Chevillée au coeur des musiques du monde, l’idée de voyage, d’odyssée musicale, de nomadisme artistique. Il y a bien dans le propos de la Compagnie Rassegna cet appel à une circulation géographique, extensive, parmi les ressources d’une Méditerranée nourricière : étendue à ses quatre composantes latine, balkanique, orientale et africaine, c’est en elle que le collectif puise son matériau initial, les données de sa grammaire sensible.

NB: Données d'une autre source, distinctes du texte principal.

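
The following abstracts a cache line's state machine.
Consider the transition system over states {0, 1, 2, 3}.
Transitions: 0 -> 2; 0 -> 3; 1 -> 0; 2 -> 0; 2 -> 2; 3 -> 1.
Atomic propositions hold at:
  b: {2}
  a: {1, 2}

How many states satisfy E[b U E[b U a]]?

E[b U a]: least fixpoint, start Z0 = Sat(a) = {1, 2}, add states in Sat(b) with some successor in Z. Already a fixed point.
Sat(E[b U a]) = {1, 2}
E[b U E[b U a]]: least fixpoint, start Z0 = Sat(E[b U a]) = {1, 2}, add states in Sat(b) with some successor in Z. Already a fixed point.
Sat(E[b U E[b U a]]) = {1, 2}
|Sat(E[b U E[b U a]])| = |{1, 2}| = 2.

2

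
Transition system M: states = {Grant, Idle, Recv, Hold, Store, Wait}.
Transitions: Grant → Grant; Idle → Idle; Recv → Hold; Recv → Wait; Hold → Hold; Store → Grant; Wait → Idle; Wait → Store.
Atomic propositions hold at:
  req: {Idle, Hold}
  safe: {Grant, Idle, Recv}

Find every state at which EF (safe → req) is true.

Sat(safe → req) = {Idle, Hold, Store, Wait}
EF (safe → req): least fixpoint, start Z0 = {Idle, Hold, Store, Wait}, add states with some successor in Z. Z1 = {Idle, Recv, Hold, Store, Wait}; fixed.
Sat(EF (safe → req)) = {Idle, Recv, Hold, Store, Wait}

{Idle, Recv, Hold, Store, Wait}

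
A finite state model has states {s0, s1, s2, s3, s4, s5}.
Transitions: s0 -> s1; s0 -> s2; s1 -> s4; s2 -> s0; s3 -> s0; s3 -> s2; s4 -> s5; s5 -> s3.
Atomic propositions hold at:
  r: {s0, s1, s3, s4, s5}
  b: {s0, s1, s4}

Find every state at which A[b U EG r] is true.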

Mais à ces invitations à l’exil créatif et au dépaysement, la compagnie ancrée à Marseille combine une dimension proprement intensive. Menée par le guitariste et compositeur Bruno Allary, forgée sur un collectif humain solide et mobile — où convergent univers artistiques marqués et pratiques musicales diverses — elle s’empare de ces héritages pour les questionner et les confronter, pour révéler ce qu’ils ont de familier au coeur, mais aussi de profondément énigmatique.

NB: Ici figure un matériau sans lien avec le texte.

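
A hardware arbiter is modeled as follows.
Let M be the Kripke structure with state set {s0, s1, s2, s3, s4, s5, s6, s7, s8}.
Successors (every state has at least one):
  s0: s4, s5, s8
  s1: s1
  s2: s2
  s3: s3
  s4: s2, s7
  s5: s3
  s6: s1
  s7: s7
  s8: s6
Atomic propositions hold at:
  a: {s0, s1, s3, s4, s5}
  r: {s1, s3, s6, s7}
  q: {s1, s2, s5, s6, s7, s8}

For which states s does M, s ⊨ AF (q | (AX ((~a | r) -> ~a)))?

{s0, s1, s2, s4, s5, s6, s7, s8}

Sat(~a) = {s2, s6, s7, s8}
Sat(~a | r) = {s1, s2, s3, s6, s7, s8}
Sat((~a | r) -> ~a) = {s0, s2, s4, s5, s6, s7, s8}
Sat(AX ((~a | r) -> ~a)) = {s : every successor in {s0, s2, s4, s5, s6, s7, s8}} = {s0, s2, s4, s7, s8}
Sat(q | (AX ((~a | r) -> ~a))) = {s0, s1, s2, s4, s5, s6, s7, s8}
AF (q | (AX ((~a | r) -> ~a))): least fixpoint, start Z0 = {s0, s1, s2, s4, s5, s6, s7, s8}, add states with every successor in Z. Already a fixed point.
Sat(AF (q | (AX ((~a | r) -> ~a)))) = {s0, s1, s2, s4, s5, s6, s7, s8}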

Cette verticalité forte, pénétrante, sur le modèle du sondage géologique, permet de traverser le feuilleté de sonorités et savoirs stratifiés, pour donner à entendre la richesse composite, et toute la complexité, brute, de cette patiente accumulation.
Guidée par son goût du décentrement, la Compagnie Rassegna travaille aussi depuis plus de 20 ans à déjouer les grands partages — modal/tonal, sacré/profane, savant/populaire — qui font l’ordinaire de la pratique musicale, au profit d’une fluidité assumée des genres et des formes. Affranchie du cours lénifiant du temps, elle façonne une histoire vigoureuse, aux temporalités contrariées, où l’anachronisme, comme ressort créatif central, joue pleinement de son pouvoir de provocation.

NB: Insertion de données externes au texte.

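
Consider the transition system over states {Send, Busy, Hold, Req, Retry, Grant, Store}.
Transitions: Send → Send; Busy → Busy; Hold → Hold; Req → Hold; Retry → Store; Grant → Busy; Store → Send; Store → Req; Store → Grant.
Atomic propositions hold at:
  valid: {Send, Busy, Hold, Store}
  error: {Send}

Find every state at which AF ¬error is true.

{Busy, Hold, Req, Retry, Grant, Store}

Sat(¬error) = {Busy, Hold, Req, Retry, Grant, Store}
AF ¬error: least fixpoint, start Z0 = {Busy, Hold, Req, Retry, Grant, Store}, add states with every successor in Z. Already a fixed point.
Sat(AF ¬error) = {Busy, Hold, Req, Retry, Grant, Store}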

C’est que son travail se distingue par une sensibilité aux passages, et à ces zones de turbulence où styles, pratiques, et époques s’entrechoquent en une remuante indiscipline.
Au fil des créations, la Compagnie Rassegna, sous la direction de Bruno Allary dessine des paysages musicaux hérissés de singularités, explorant avec bonheur une esthétique de l’entre-deux qui trouble les genres et les codes, et en creux de l’artistique, questionne les représentations tacites propres aux imaginaires de Méditerranée.